Typically for rear yard addition applications, the Commission requires that the top floor of the historic rear elevation be maintained to keep a record of the original footprint of the building. This very old house should not be an exception. While our committee did not find the projection to be too offensive, the proposed height of the addition overwhelms the house. Further, the addition creates an awkward condition where it meets the curve of the neighboring house’s cornice line. This could be avoided if the applicant were to preserve its own cornice, a feature that should not be so unnecessarily destroyed. Finally, we urge the Commission to carefully consider the proportions of the window openings on the rear addition. Their diminutive size makes the rear of the building look like a tenement on the Lower East Side, not a rowhouse on the Upper East Side.

LPC Determination: Approved with modifications

169 East 71st Street

169 East 71st Street-cornice

 

Item 17

252 West 76th Street – West End-Collegiate Extension Historic District, Manhattan

Certificate of Appropriateness, Docket # 182601

A Beaux-Arts style apartment building, designed by Ralph S. Townsend and built in 1902-03. Application is to install a barrier-free access lift and entrance marquee.

HDC wishes to commend the applicant on this very careful and respectful proposal that goes a long way toward restoring the building’s graceful details, while also serving as a model for other projects addressing accessibility.

LPC Determination: Approved

 

 

Item 18

466-468 Columbus Avenue – Upper West Side/Central Park West Historic District, Manhattan

Certificate of Appropriateness, Docket # 184172

A commercial building built in 1894, altered by William and Donald Freed in 1961, and altered and enlarged pursuant to Certificate of Appropriateness 06-7569 by Gruzen Samton LLP. Application is to demolish the existing building and construct a new building.
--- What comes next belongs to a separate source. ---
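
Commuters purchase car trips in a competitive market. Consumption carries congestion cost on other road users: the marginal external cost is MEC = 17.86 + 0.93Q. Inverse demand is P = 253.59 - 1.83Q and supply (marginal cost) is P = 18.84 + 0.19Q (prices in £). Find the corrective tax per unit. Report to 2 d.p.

tax = £86.24 per unit

Social marginal benefit = demand − MEC = 235.73 - 2.76Q.
Set SMB = MC: 235.73 - 2.76Q = 18.84 + 0.19Q → Q* = 73.5220.
The Pigouvian tax equals MEC at Q*: 17.86 + 0.93×73.5220 = 86.2355.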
Project architect: BKSK Architects

While HDC’s Public Review Committee could accept a new building on this site, the height of the proposed replacement gave us pause. First and foremost, the new building should be informed by the heights of the neighboring structures, and could achieve a deeper respect for the street wall by at least setting back the top portion of the building. This theme continues with our suggestion to rethink the very large, seemingly floating cornice, which creates even more height above its neighbors. Instead, the new building could investigate a termination that takes cues from the existing strong cornice lines of adjacent buildings. Concerning the design: there are many architectural influences at play here, and our committee was concerned that these resulted in an excess of ideas and a loss of urbanism. However, the texture and quality of the materials leads us to believe that some tweaks could result in a contextual new building.

LPC Determination: No Action

The Commission pretty much agreed with HDC about the issues of height and what was considered to be a conflict of design ideas. They asked the applicant to bring down the height to reference the datum line of the neighboring buildings’ cornices and asked them to re-work the base. The proposal called for a dark painted metal storefront, while the rest of the building would be faced in glass and a system of terra-cotta baguettes. So, they asked them to bring more of the masonry down to the street level to integrate the base better.